The Target Population
This program will primarily target ICU survivors, the ICU workforce, and the hospital physical and occupational therapy staff.
The Benefits of the Program
This project will reduce healthcare-linked infections, which then eradicates deadly and expensive infections. Through this program, the hospital ICU can survive over a year without an infection.
The Cost or Budget Justification
It is estimated that $200,000 will be required to set up this project since the project will focus on training the existing ICU staff, hiring temporary personnel into permanent positions, acquiring facilities for the physical and occupational therapy, and then implementing the uniform standardization of medicine. In addition to the above, supplementary qualified but permanent physical occupational therapists are required. This will result in additional salary expenses. Thus, the hospital seeks partial sponsorship for this project and the remaining amount will be repaid partially on a monthly basis from the revenues generated from the hospital. The client relations department of the hospital will handle the cyclic maintenance of the critical-care physical medicine and the rehabilitation facility.
Basis of the Project Evaluated
The ICU survivors’ satisfaction- survey questionnaire will form the basis for assessing the program performance. Secondly, performance indicators which derive the length of stay of preoperative patients prior to this program and afterwards will be evaluated using the Donabedian Q1 Model is a process improvement methodology which is used to identify quality and safety issues in the ICU, as it also comprises a systematic means of implementing the changes (Curtis, 2006).
Conclusion
It is important that all of the hospital critical-care stakeholders to distinguish and enforce imperative ICU attribute.
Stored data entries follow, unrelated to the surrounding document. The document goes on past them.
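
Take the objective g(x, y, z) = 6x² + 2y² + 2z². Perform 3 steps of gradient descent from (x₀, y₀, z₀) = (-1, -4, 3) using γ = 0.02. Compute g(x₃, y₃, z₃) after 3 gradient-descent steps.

31.473949638656

∇g = (12x, 4y, 4z)
(x₁, y₁, z₁) = (-1, -4, 3) − 0.02·(-12, -16, 12) = (-0.76, -3.68, 2.76)
(x₂, y₂, z₂) = (-0.76, -3.68, 2.76) − 0.02·(-9.12, -14.72, 11.04) = (-0.5776, -3.3856, 2.5392)
(x₃, y₃, z₃) = (-0.5776, -3.3856, 2.5392) − 0.02·(-6.9312, -13.5424, 10.1568) = (-0.438976, -3.114752, 2.336064)
g(-0.438976, -3.114752, 2.336064) = 31.473949638656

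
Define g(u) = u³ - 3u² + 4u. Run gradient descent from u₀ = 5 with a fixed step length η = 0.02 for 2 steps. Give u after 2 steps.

3.452776

g′(u) = 3u² - 6u + 4
Step 1: g′(5) = 49; u₁ = 5 − 0.02·49 = 4.02
Step 2: g′(4.02) = 28.3612; u₂ = 4.02 − 0.02·28.3612 = 3.452776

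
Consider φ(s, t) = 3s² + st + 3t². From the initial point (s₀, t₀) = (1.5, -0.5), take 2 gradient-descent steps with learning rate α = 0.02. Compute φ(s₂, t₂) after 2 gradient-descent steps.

4.23776428

∇φ = (6s + t, s + 6t)
Step 1: at (1.5, -0.5), ∇φ = (8.5, -1.5) → (1.5, -0.5) − 0.02·(8.5, -1.5) = (1.33, -0.47)
Step 2: at (1.33, -0.47), ∇φ = (7.51, -1.49) → (1.33, -0.47) − 0.02·(7.51, -1.49) = (1.1798, -0.4402)
φ(1.1798, -0.4402) = 4.23776428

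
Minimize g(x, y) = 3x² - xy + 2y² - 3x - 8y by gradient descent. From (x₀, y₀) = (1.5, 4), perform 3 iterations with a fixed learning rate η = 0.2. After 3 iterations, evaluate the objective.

∇g = (6x - y - 3, -x + 4y - 8)
Step 1: at (1.5, 4), ∇g = (2, 6.5) → (1.5, 4) − 0.2·(2, 6.5) = (1.1, 2.7)
Step 2: at (1.1, 2.7), ∇g = (0.9, 1.7) → (1.1, 2.7) − 0.2·(0.9, 1.7) = (0.92, 2.36)
Step 3: at (0.92, 2.36), ∇g = (0.16, 0.52) → (0.92, 2.36) − 0.2·(0.16, 0.52) = (0.888, 2.256)
g(0.888, 2.256) = -10.170624

-10.170624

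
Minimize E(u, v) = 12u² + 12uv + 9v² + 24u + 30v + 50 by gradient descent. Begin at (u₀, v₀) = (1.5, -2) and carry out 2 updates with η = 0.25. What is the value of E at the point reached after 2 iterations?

∇E = (24u + 12v + 24, 12u + 18v + 30)
(u₁, v₁) = (1.5, -2) − 0.25·(36, 12) = (-7.5, -5)
(u₂, v₂) = (-7.5, -5) − 0.25·(-216, -150) = (46.5, 32.5)
E(46.5, 32.5) = 55729.25

55729.25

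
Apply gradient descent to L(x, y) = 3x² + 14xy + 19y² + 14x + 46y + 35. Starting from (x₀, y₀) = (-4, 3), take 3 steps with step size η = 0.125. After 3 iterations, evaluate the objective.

∇L = (6x + 14y + 14, 14x + 38y + 46)
(x₁, y₁) = (-4, 3) − 0.125·(32, 104) = (-8, -10)
(x₂, y₂) = (-8, -10) − 0.125·(-174, -446) = (13.75, 45.75)
(x₃, y₃) = (13.75, 45.75) − 0.125·(737, 1977) = (-78.375, -201.375)
L(-78.375, -201.375) = 999547.0625

999547.0625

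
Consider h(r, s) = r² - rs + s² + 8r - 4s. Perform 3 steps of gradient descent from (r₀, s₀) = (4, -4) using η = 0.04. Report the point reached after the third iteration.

∇h = (2r - s + 8, -r + 2s - 4)
Step 1: at (4, -4), ∇h = (20, -16) → (4, -4) − 0.04·(20, -16) = (3.2, -3.36)
Step 2: at (3.2, -3.36), ∇h = (17.76, -13.92) → (3.2, -3.36) − 0.04·(17.76, -13.92) = (2.4896, -2.8032)
Step 3: at (2.4896, -2.8032), ∇h = (15.7824, -12.096) → (2.4896, -2.8032) − 0.04·(15.7824, -12.096) = (1.858304, -2.31936)

(1.858304, -2.31936)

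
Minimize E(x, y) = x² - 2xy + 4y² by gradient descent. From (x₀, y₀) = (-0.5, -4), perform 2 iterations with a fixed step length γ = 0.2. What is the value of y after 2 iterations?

∇E = (2x - 2y, -2x + 8y)
Step 1: at (-0.5, -4), ∇E = (7, -31) → (-0.5, -4) − 0.2·(7, -31) = (-1.9, 2.2)
Step 2: at (-1.9, 2.2), ∇E = (-8.2, 21.4) → (-1.9, 2.2) − 0.2·(-8.2, 21.4) = (-0.26, -2.08)
y = -2.08

-2.08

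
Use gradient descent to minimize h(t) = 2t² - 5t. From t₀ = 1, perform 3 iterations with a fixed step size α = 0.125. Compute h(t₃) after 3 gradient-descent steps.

h′(t) = 4t - 5
Step 1: h′(1) = -1; t₁ = 1 − 0.125·(-1) = 1.125
Step 2: h′(1.125) = -0.5; t₂ = 1.125 − 0.125·(-0.5) = 1.1875
Step 3: h′(1.1875) = -0.25; t₃ = 1.1875 − 0.125·(-0.25) = 1.21875
h(1.21875) = -3.123046875

-3.123046875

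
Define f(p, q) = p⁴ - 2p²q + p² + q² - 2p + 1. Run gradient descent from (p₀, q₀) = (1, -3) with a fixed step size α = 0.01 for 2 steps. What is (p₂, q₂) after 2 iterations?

(0.72137984, -2.847488)

∇f = (4p³ - 4pq + 2p - 2, -2p² + 2q)
Step 1: at (1, -3), ∇f = (16, -8) → (1, -3) − 0.01·(16, -8) = (0.84, -2.92)
Step 2: at (0.84, -2.92), ∇f = (11.862016, -7.2512) → (0.84, -2.92) − 0.01·(11.862016, -7.2512) = (0.72137984, -2.847488)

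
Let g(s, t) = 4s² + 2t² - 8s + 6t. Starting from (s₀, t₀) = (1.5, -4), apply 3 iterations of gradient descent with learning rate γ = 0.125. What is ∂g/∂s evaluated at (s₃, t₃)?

0

∇g = (8s - 8, 4t + 6)
Step 1: at (1.5, -4), ∇g = (4, -10) → (1.5, -4) − 0.125·(4, -10) = (1, -2.75)
Step 2: at (1, -2.75), ∇g = (0, -5) → (1, -2.75) − 0.125·(0, -5) = (1, -2.125)
Step 3: at (1, -2.125), ∇g = (0, -2.5) → (1, -2.125) − 0.125·(0, -2.5) = (1, -1.8125)
∂g/∂s at (1, -1.8125) = 0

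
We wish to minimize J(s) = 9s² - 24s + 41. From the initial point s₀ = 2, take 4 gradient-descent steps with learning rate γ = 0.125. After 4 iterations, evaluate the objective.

J′(s) = 18s - 24
Step 1: J′(2) = 12; s₁ = 2 − 0.125·12 = 0.5
Step 2: J′(0.5) = -15; s₂ = 0.5 − 0.125·(-15) = 2.375
Step 3: J′(2.375) = 18.75; s₃ = 2.375 − 0.125·18.75 = 0.03125
Step 4: J′(0.03125) = -23.4375; s₄ = 0.03125 − 0.125·(-23.4375) = 2.9609375
J(2.9609375) = 48.84185791015625

48.84185791015625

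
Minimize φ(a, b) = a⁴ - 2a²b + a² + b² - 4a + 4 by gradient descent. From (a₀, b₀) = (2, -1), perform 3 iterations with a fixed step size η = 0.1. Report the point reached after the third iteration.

∇φ = (4a³ - 4ab + 2a - 4, -2a² + 2b)
(a₁, b₁) = (2, -1) − 0.1·(40, -10) = (-2, 0)
(a₂, b₂) = (-2, 0) − 0.1·(-40, -8) = (2, 0.8)
(a₃, b₃) = (2, 0.8) − 0.1·(25.6, -6.4) = (-0.56, 1.44)

(-0.56, 1.44)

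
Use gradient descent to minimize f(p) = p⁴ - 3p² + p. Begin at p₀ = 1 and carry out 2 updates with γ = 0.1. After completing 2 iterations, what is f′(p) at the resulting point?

-0.030708669696

f′(p) = 4p³ - 6p + 1
Step 1: f′(1) = -1; p₁ = 1 − 0.1·(-1) = 1.1
Step 2: f′(1.1) = -0.276; p₂ = 1.1 − 0.1·(-0.276) = 1.1276
f′(p) at (1.1276) = -0.030708669696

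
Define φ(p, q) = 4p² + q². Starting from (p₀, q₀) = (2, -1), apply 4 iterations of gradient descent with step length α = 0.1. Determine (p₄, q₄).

(0.0032, -0.4096)

∇φ = (8p, 2q)
(p₁, q₁) = (2, -1) − 0.1·(16, -2) = (0.4, -0.8)
(p₂, q₂) = (0.4, -0.8) − 0.1·(3.2, -1.6) = (0.08, -0.64)
(p₃, q₃) = (0.08, -0.64) − 0.1·(0.64, -1.28) = (0.016, -0.512)
(p₄, q₄) = (0.016, -0.512) − 0.1·(0.128, -1.024) = (0.0032, -0.4096)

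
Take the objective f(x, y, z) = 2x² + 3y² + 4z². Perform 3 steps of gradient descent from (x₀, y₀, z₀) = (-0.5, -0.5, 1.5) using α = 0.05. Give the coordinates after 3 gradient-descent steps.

∇f = (4x, 6y, 8z)
Step 1: at (-0.5, -0.5, 1.5), ∇f = (-2, -3, 12) → (-0.5, -0.5, 1.5) − 0.05·(-2, -3, 12) = (-0.4, -0.35, 0.9)
Step 2: at (-0.4, -0.35, 0.9), ∇f = (-1.6, -2.1, 7.2) → (-0.4, -0.35, 0.9) − 0.05·(-1.6, -2.1, 7.2) = (-0.32, -0.245, 0.54)
Step 3: at (-0.32, -0.245, 0.54), ∇f = (-1.28, -1.47, 4.32) → (-0.32, -0.245, 0.54) − 0.05·(-1.28, -1.47, 4.32) = (-0.256, -0.1715, 0.324)

(-0.256, -0.1715, 0.324)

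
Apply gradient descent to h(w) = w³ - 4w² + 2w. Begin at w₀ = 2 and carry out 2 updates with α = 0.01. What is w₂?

h′(w) = 3w² - 8w + 2
Step 1: h′(2) = -2; w₁ = 2 − 0.01·(-2) = 2.02
Step 2: h′(2.02) = -1.9188; w₂ = 2.02 − 0.01·(-1.9188) = 2.039188

2.039188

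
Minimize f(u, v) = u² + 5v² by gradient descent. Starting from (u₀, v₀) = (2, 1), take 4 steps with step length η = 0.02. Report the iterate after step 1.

(1.92, 0.8)

∇f = (2u, 10v)
Step 1: at (2, 1), ∇f = (4, 10) → (2, 1) − 0.02·(4, 10) = (1.92, 0.8)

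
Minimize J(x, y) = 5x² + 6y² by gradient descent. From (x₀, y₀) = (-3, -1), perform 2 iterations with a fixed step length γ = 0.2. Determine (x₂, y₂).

(-3, -1.96)

∇J = (10x, 12y)
(x₁, y₁) = (-3, -1) − 0.2·(-30, -12) = (3, 1.4)
(x₂, y₂) = (3, 1.4) − 0.2·(30, 16.8) = (-3, -1.96)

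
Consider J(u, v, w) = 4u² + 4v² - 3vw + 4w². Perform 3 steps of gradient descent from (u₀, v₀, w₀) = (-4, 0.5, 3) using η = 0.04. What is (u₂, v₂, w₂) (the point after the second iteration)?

(-1.8496, 0.728, 1.512)

∇J = (8u, 8v - 3w, -3v + 8w)
Step 1: at (-4, 0.5, 3), ∇J = (-32, -5, 22.5) → (-4, 0.5, 3) − 0.04·(-32, -5, 22.5) = (-2.72, 0.7, 2.1)
Step 2: at (-2.72, 0.7, 2.1), ∇J = (-21.76, -0.7, 14.7) → (-2.72, 0.7, 2.1) − 0.04·(-21.76, -0.7, 14.7) = (-1.8496, 0.728, 1.512)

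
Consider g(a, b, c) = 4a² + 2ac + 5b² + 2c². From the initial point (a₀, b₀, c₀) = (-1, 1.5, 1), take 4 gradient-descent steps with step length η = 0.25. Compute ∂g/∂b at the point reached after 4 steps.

75.9375

∇g = (8a + 2c, 10b, 2a + 4c)
(a₁, b₁, c₁) = (-1, 1.5, 1) − 0.25·(-6, 15, 2) = (0.5, -2.25, 0.5)
(a₂, b₂, c₂) = (0.5, -2.25, 0.5) − 0.25·(5, -22.5, 3) = (-0.75, 3.375, -0.25)
(a₃, b₃, c₃) = (-0.75, 3.375, -0.25) − 0.25·(-6.5, 33.75, -2.5) = (0.875, -5.0625, 0.375)
(a₄, b₄, c₄) = (0.875, -5.0625, 0.375) − 0.25·(7.75, -50.625, 3.25) = (-1.0625, 7.59375, -0.4375)
∂g/∂b at (-1.0625, 7.59375, -0.4375) = 75.9375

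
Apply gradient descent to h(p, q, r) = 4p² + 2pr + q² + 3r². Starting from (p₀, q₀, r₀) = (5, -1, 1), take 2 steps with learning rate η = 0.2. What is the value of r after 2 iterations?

1.8

∇h = (8p + 2r, 2q, 2p + 6r)
Step 1: at (5, -1, 1), ∇h = (42, -2, 16) → (5, -1, 1) − 0.2·(42, -2, 16) = (-3.4, -0.6, -2.2)
Step 2: at (-3.4, -0.6, -2.2), ∇h = (-31.6, -1.2, -20) → (-3.4, -0.6, -2.2) − 0.2·(-31.6, -1.2, -20) = (2.92, -0.36, 1.8)
r = 1.8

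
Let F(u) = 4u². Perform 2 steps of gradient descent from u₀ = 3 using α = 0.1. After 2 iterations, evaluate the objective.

0.0576

F′(u) = 8u
u₁ = 3 − 0.1·24 = 0.6
u₂ = 0.6 − 0.1·4.8 = 0.12
F(0.12) = 0.0576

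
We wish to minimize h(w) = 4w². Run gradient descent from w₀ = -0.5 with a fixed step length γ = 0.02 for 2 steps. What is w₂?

h′(w) = 8w
w₁ = -0.5 − 0.02·(-4) = -0.42
w₂ = -0.42 − 0.02·(-3.36) = -0.3528

-0.3528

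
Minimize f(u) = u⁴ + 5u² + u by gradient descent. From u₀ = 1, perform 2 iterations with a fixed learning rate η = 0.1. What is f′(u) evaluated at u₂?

f′(u) = 4u³ + 10u + 1
u₁ = 1 − 0.1·15 = -0.5
u₂ = -0.5 − 0.1·(-4.5) = -0.05
f′(u) at (-0.05) = 0.4995

0.4995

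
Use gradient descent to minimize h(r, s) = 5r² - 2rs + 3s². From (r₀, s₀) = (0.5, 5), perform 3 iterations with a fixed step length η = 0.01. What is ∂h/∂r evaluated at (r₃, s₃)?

∇h = (10r - 2s, -2r + 6s)
(r₁, s₁) = (0.5, 5) − 0.01·(-5, 29) = (0.55, 4.71)
(r₂, s₂) = (0.55, 4.71) − 0.01·(-3.92, 27.16) = (0.5892, 4.4384)
(r₃, s₃) = (0.5892, 4.4384) − 0.01·(-2.9848, 25.452) = (0.619048, 4.18388)
∂h/∂r at (0.619048, 4.18388) = -2.17728

-2.17728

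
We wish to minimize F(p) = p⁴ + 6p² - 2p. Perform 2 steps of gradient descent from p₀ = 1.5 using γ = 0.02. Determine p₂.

0.67131432

F′(p) = 4p³ + 12p - 2
Step 1: F′(1.5) = 29.5; p₁ = 1.5 − 0.02·29.5 = 0.91
Step 2: F′(0.91) = 11.934284; p₂ = 0.91 − 0.02·11.934284 = 0.67131432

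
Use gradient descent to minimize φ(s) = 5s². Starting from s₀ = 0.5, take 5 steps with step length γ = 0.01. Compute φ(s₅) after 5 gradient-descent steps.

0.435848050125

φ′(s) = 10s
Step 1: φ′(0.5) = 5; s₁ = 0.5 − 0.01·5 = 0.45
Step 2: φ′(0.45) = 4.5; s₂ = 0.45 − 0.01·4.5 = 0.405
Step 3: φ′(0.405) = 4.05; s₃ = 0.405 − 0.01·4.05 = 0.3645
Step 4: φ′(0.3645) = 3.645; s₄ = 0.3645 − 0.01·3.645 = 0.32805
Step 5: φ′(0.32805) = 3.2805; s₅ = 0.32805 − 0.01·3.2805 = 0.295245
φ(0.295245) = 0.435848050125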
The most important attributes include quality, value, and most importantly access. Thus, the Comprehensive Unit-based Safety Program fundamental strategy is to push progress in changing ICU care to a highly reliable model that entails enforcing reliable clinical practices through predictable outcomes.
References
American Hospital Association. (2012). Pioneering Hospitals Are Reinventing Intensive Care Units. Web.
Curtis, J. R. (2006). Intensive care unit quality improvement: A “how-to” guide for the interdisciplinary team. Crit Care Med , 34(2), 2111–2118.
Johns Hopkins Health System. (2013). The Comprehensive Unit-based Safety Program (CUSP). Web.
Michigan Health & Hospital Association’s. (2013). Keystone project. Web.